Children being bitten by scorpions, rats and snakes; hundreds being forced to use a single shower; the stench of human excrement never far away; and food shortages becoming the norm. One by one, Sophie McCann lists the degradations of life for refugees detained on Lesbos, the Greek island on the frontline of a new surge of asylum seekers desperate to reach Europe.
McCann, a British advocacy manager with Médecins Sans Frontières, like other aid workers, is now raising the alarm: at least 24,000 men, women and children trapped in vastly overcrowded Aegean island camps are being subjected to conditions so harrowing they bear all the hallmarks of humanitarian catastrophe. Four years after the greatest migration crisis in modern times, there are fears history is repeating itself.
“The level of human suffering is just indescribable,” says McCann, adding that incidents of self-harm, even among toddlers, have risen sharply. “I struggle to find the right words because none can convey the sheer misery and inhumanity of a situation that in Europe is frankly unbelievable.”

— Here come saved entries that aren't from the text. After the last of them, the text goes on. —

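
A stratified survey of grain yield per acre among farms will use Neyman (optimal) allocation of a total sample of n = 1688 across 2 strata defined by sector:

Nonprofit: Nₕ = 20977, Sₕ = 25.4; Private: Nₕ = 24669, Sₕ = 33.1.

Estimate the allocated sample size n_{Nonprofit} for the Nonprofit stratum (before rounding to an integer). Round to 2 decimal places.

Neyman allocation: nₕ = n·NₕSₕ / Σⱼ NⱼSⱼ.
Σ NⱼSⱼ = 20977·25.4 + 24669·33.1 = 1.3493597 × 10^6.
n_{Nonprofit} = 1688·20977·25.4 / (1.3493597 × 10^6) = 666.53.

666.53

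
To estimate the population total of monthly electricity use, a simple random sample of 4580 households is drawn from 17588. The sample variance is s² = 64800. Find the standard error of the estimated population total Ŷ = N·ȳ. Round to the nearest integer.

56894

Var(Ŷ) = N²·Var(ȳ) = N²·(1 − n/N)·s²/n.
f = 4580/17588 = 0.26040482; Var(ȳ) = 0.73959518·64800/4580 = 10.464141.
Var(Ŷ) = 17588² · 10.464141 = 3.2369538 × 10^9.
SE(Ŷ) = √(3.2369538 × 10^9) = 56894.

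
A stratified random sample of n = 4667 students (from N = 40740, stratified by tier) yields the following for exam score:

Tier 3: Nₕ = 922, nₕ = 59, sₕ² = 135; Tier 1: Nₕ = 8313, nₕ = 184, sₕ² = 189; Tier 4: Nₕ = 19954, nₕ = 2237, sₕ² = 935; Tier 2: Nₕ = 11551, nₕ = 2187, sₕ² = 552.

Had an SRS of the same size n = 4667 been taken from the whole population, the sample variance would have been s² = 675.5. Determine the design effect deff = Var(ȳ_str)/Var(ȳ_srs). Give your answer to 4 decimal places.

1.1579

Var(ȳ_str) = Σ Wₕ²(1−fₕ)sₕ²/nₕ with Wₕ = Nₕ/40740:
  Tier 3: (922/40740)²·(1−59/922)·135/59 = 0.0010969363
  Tier 1: (8313/40740)²·(1−184/8313)·189/184 = 0.041821233
  Tier 4: (19954/40740)²·(1−2237/19954)·935/2237 = 0.089027408
  Tier 2: (11551/40740)²·(1−2187/11551)·552/2187 = 0.016448611
  → Var(ȳ_str) = 0.14839419.
Var(ȳ_srs) = (1 − 4667/40740)·675.5/4667 = 0.12815891.
deff = 0.14839419 / 0.12815891 = 1.1579.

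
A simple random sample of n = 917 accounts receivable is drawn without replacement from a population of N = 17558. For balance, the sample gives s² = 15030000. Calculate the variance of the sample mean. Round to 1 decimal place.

Under SRS without replacement, Var(ȳ) = (1 − f)·s²/n with f = n/N = 917/17558 = 0.05222691.
Var(ȳ) = (1 − 0.05222691)·15030000/917 = 0.94777309·16390.403 = 15534.383.

15534.4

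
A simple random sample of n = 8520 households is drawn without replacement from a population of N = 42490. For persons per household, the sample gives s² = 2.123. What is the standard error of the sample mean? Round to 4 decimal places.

Under SRS without replacement, Var(ȳ) = (1 − f)·s²/n with f = n/N = 8520/42490 = 0.20051777.
Var(ȳ) = (1 − 0.20051777)·2.123/8520 = 0.79948223·2.491784 × 10^-4 = 1.9921371 × 10^-4.
SE(ȳ) = √(1.9921371 × 10^-4) = 0.0141.

0.0141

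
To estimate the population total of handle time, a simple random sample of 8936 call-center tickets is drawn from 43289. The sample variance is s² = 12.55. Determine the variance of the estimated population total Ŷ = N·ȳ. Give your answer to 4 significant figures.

2.089 × 10^6

Var(Ŷ) = N²·Var(ȳ) = N²·(1 − n/N)·s²/n.
f = 8936/43289 = 0.20642657; Var(ȳ) = 0.79357343·12.55/8936 = 0.0011145195.
Var(Ŷ) = 43289² · 0.0011145195 = 2.0885399 × 10^6.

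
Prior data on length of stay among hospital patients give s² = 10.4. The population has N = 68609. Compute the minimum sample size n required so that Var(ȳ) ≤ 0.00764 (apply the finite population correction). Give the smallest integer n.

Without fpc, n₀ = s²/D = 10.4/0.00764 = 1361.2565.
With fpc, (1 − n/N)·s²/n ≤ D requires n ≥ n₀/(1 + n₀/N) = 1361.2565/(1 + 1361.2565/68609) = 1334.7735.
Rounding up, n = 1335.

1335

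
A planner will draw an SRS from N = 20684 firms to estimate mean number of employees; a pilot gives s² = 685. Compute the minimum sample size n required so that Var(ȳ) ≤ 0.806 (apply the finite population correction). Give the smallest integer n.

Without fpc, n₀ = s²/D = 685/0.806 = 849.8759.
With fpc, (1 − n/N)·s²/n ≤ D requires n ≥ n₀/(1 + n₀/N) = 849.8759/(1 + 849.8759/20684) = 816.3339.
Rounding up, n = 817.

817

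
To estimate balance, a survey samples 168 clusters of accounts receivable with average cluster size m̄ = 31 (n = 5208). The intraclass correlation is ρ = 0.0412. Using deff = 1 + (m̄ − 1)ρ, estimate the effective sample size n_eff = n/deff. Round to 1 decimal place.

2329.2

deff = 1 + (31 − 1)·0.0412 = 1 + 1.236 = 2.236.
n_eff = 5208 / 2.236 = 2329.2.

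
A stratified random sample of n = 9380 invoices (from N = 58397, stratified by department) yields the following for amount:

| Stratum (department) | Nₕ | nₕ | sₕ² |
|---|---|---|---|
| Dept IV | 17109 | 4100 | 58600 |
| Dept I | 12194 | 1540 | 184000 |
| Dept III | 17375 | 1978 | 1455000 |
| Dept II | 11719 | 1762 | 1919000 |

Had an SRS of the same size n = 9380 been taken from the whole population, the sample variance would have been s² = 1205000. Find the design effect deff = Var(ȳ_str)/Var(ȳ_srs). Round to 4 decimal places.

0.9316

Var(ȳ_str) = Σ Wₕ²(1−fₕ)sₕ²/nₕ with Wₕ = Nₕ/58397:
  Dept IV: (17109/58397)²·(1−4100/17109)·58600/4100 = 0.93282725
  Dept I: (12194/58397)²·(1−1540/12194)·184000/1540 = 4.5517134
  Dept III: (17375/58397)²·(1−1978/17375)·1455000/1978 = 57.705413
  Dept II: (11719/58397)²·(1−1762/11719)·1919000/1762 = 37.265509
  → Var(ȳ_str) = 100.45546.
Var(ȳ_srs) = (1 − 9380/58397)·1205000/9380 = 107.8302.
deff = 100.45546 / 107.8302 = 0.9316.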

In recent weeks Greek authorities have stepped up emergency evacuations, transferring some 1,800 people deemed to be vulnerable to camps on the mainland.

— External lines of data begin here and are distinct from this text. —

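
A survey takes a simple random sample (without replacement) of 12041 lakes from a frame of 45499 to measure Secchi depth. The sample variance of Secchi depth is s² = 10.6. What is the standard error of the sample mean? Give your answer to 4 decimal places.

Under SRS without replacement, Var(ȳ) = (1 − f)·s²/n with f = n/N = 12041/45499 = 0.26464318.
Var(ȳ) = (1 − 0.26464318)·10.6/12041 = 0.73535682·8.8032555 × 10^-4 = 6.473534 × 10^-4.
SE(ȳ) = √(6.473534 × 10^-4) = 0.0254.

0.0254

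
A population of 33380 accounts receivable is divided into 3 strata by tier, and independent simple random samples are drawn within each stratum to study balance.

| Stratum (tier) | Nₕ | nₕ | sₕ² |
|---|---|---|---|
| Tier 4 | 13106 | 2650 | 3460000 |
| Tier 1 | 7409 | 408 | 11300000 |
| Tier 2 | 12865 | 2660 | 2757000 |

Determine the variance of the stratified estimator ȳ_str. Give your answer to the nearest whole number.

Var(ȳ_str) = Σₕ Wₕ²(1 − fₕ)sₕ²/nₕ with Wₕ = Nₕ/N, N = 33380.
Tier 4: Wₕ = 0.39263032; term = 0.39263032²·(1 − 0.20219747)·3460000/2650 = 160.58068.
Tier 1: Wₕ = 0.22195926; term = 0.22195926²·(1 − 0.05506816)·11300000/408 = 1289.3336.
Tier 2: Wₕ = 0.38541043; term = 0.38541043²·(1 − 0.20676253)·2757000/2660 = 122.12519.
Sum = 1572.0395.

1572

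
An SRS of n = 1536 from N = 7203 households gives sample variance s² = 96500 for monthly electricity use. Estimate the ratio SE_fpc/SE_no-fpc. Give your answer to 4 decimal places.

f = n/N = 1536/7203 = 0.21324448.
SE_no-fpc = √(s²/n) = 7.9262552; SE_fpc = √((1−f)s²/n) = 7.0305281.
Ratio = √(1−f) = 0.88699240.

0.8870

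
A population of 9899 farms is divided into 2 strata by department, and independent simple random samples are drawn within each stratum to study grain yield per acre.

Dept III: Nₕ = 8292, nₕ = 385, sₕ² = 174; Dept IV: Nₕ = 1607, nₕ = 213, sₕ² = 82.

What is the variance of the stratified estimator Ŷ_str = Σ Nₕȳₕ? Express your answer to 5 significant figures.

Var(Ŷ_str) = Σₕ Nₕ²(1 − fₕ)sₕ²/nₕ.
Dept III: 8292²·(1 − 385/8292)·174/385 = 2.9631904 × 10^7.
Dept IV: 1607²·(1 − 213/1607)·82/213 = 862408.24.
Sum = 3.0494312 × 10^7.

3.0494 × 10^7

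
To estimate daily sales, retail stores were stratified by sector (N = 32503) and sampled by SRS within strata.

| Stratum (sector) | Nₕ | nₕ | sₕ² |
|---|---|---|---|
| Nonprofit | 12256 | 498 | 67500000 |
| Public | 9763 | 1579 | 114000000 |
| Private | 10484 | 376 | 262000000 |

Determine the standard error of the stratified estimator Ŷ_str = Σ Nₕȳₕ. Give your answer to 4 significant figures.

Var(Ŷ_str) = Σₕ Nₕ²(1 − fₕ)sₕ²/nₕ.
Nonprofit: 12256²·(1 − 498/12256)·67500000/498 = 1.9532446 × 10^13.
Public: 9763²·(1 − 1579/9763)·114000000/1579 = 5.768616 × 10^12.
Private: 10484²·(1 − 376/10484)·262000000/376 = 7.3842381 × 10^13.
Sum = 9.9143443 × 10^13.
SE = √(9.9143443 × 10^13) = 9.957 × 10^6.

9.957 × 10^6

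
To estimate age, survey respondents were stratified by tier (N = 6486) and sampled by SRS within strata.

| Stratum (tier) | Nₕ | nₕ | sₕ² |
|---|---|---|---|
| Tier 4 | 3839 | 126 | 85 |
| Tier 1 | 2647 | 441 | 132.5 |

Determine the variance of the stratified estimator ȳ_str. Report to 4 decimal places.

0.2703

Var(ȳ_str) = Σₕ Wₕ²(1 − fₕ)sₕ²/nₕ with Wₕ = Nₕ/N, N = 6486.
Tier 4: Wₕ = 0.59189023; term = 0.59189023²·(1 − 0.03282105)·85/126 = 0.22857964.
Tier 1: Wₕ = 0.40810977; term = 0.40810977²·(1 − 0.16660370)·132.5/441 = 0.041704493.
Sum = 0.27028413.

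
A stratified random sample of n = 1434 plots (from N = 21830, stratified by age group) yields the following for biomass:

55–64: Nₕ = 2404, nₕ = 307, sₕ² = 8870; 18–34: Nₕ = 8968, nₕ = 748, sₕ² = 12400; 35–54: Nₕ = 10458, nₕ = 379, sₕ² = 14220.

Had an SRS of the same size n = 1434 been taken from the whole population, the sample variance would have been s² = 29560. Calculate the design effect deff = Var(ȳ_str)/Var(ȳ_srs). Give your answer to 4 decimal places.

Var(ȳ_str) = Σ Wₕ²(1−fₕ)sₕ²/nₕ with Wₕ = Nₕ/21830:
  55–64: (2404/21830)²·(1−307/2404)·8870/307 = 0.30564033
  18–34: (8968/21830)²·(1−748/8968)·12400/748 = 2.5643661
  35–54: (10458/21830)²·(1−379/10458)·14220/379 = 8.2988707
  → Var(ȳ_str) = 11.168877.
Var(ȳ_srs) = (1 − 1434/21830)·29560/1434 = 19.259568.
deff = 11.168877 / 19.259568 = 0.5799.

0.5799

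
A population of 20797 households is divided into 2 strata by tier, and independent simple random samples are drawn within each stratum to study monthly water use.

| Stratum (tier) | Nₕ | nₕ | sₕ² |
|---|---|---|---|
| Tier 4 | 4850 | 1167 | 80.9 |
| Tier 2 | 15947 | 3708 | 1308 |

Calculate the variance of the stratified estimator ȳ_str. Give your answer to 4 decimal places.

Var(ȳ_str) = Σₕ Wₕ²(1 − fₕ)sₕ²/nₕ with Wₕ = Nₕ/N, N = 20797.
Tier 4: Wₕ = 0.23320671; term = 0.23320671²·(1 − 0.24061856)·80.9/1167 = 0.0028629894.
Tier 2: Wₕ = 0.76679329; term = 0.76679329²·(1 − 0.23252022)·1308/3708 = 0.15918112.
Sum = 0.16204411.

0.1620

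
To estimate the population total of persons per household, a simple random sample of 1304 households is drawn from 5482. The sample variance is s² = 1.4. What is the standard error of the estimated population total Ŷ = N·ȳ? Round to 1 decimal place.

156.8

Var(Ŷ) = N²·Var(ȳ) = N²·(1 − n/N)·s²/n.
f = 1304/5482 = 0.23786939; Var(ȳ) = 0.76213061·1.4/1304 = 8.1823838 × 10^-4.
Var(Ŷ) = 5482² · (8.1823838 × 10^-4) = 24589.965.
SE(Ŷ) = √(24589.965) = 156.8.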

“But,” says McCann, “these cycles of emergency decongestion won’t solve the underlining problems. This is a policy-driven crisis where the EU has sought to contain and externalise the problem [of migration] to the Greek isles. The EU-Turkey deal was supposed to be a ‘temporary and extraordinary measure’ to reduce flows and open safe legal alternatives to smugglers. Instead it has created camps where people are robbed of their dignity and forced to live in horrendous conditions.”
She said that in July and August, 73 children were referred to MSF’s paediatric mental health teams in Lesbos: three had attempted to kill themselves and 17 had self-harmed.
The reception centre in Samos is even worse, “running seven times above capacity”, noted Stella Nanou, the UN refugee agency’s spokeswoman in Athens.
“The increase in recent sea arrivals has put additional strain on already overcrowded facilities on the islands where conditions remain dire,” she said.